Before that I had several inkjet printers (one I bought, and at least 3 that came bundled when I bought computers), and on every one I got maybe 5 pages per cartridge.
One particularly annoying time I went to print and the cartridge was dried out, I bought a new cartridge which the store only had in a two pack, and printed what I needed to print. Next time I needed to print that cartridge was dead, and the unopened one I had bought at the same was also dead.
After having a few built-in printheads get messed up from non-use, aftermarket ink, planned obsolescence (or who knows what else), I regressed to a 20+ year old Deskjet 1220C which has the printheads in the ink cartridges themselves. It has been working fine with aftermarket cartridges, sometimes only printing a few times per year. But I know that if it does start having problems due to ink drying out, I won't have to mess with trying to clean built-in printheads and that getting a new cartridge will fix the problem completely.

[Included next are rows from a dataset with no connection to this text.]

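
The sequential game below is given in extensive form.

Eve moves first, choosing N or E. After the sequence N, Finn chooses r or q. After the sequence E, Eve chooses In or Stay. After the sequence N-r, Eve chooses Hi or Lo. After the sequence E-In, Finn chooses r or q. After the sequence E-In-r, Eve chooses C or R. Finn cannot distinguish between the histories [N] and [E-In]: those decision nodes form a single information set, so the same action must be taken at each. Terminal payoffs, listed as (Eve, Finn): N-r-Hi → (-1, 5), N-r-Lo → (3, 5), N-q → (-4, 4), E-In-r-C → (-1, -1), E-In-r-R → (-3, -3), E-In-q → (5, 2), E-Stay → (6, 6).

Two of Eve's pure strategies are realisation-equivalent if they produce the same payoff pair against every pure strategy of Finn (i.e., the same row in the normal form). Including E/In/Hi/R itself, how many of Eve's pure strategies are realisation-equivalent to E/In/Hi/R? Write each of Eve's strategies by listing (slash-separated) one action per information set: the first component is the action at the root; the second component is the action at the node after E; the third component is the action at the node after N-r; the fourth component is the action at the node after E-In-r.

2

Row for E/In/Hi/R (columns r, q): (-3,-3) (5,2).
Under E/In/Hi/R, Eve's choice at the node after N-r can never be reached regardless of what Finn does, so varying those choices leaves every outcome unchanged.
Holding the reachable choices fixed and varying the unreachable one freely already gives 2 equivalent strategies.
No other strategy reproduces this row, so those 2 are the full class: E/In/Hi/R, E/In/Lo/R.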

No inkjet printers work well when they are infrequently used. Every inkjet printer will spray ink into absorbent padding inside the printer when it goes a few days without printing in order to stop dried ink from clogging the print heads. On high end inkjets the padding is user replaceable (printer manufacturers refer to it as a “maintenance box”), and on low end models it’s sealed inside the printer and you have to throw the whole printer out when it becomes saturated with ink. This is why people who print infrequently will only get a few pages out of a cartridge. There’s a baseline consumption of ink that happens whether or not you use the printer. The smarter move for people who print infrequently is doing what you do, having a B&W laser printer (which doesn’t suffer from this problem) and getting color prints done at Kinko’s or something when you need them.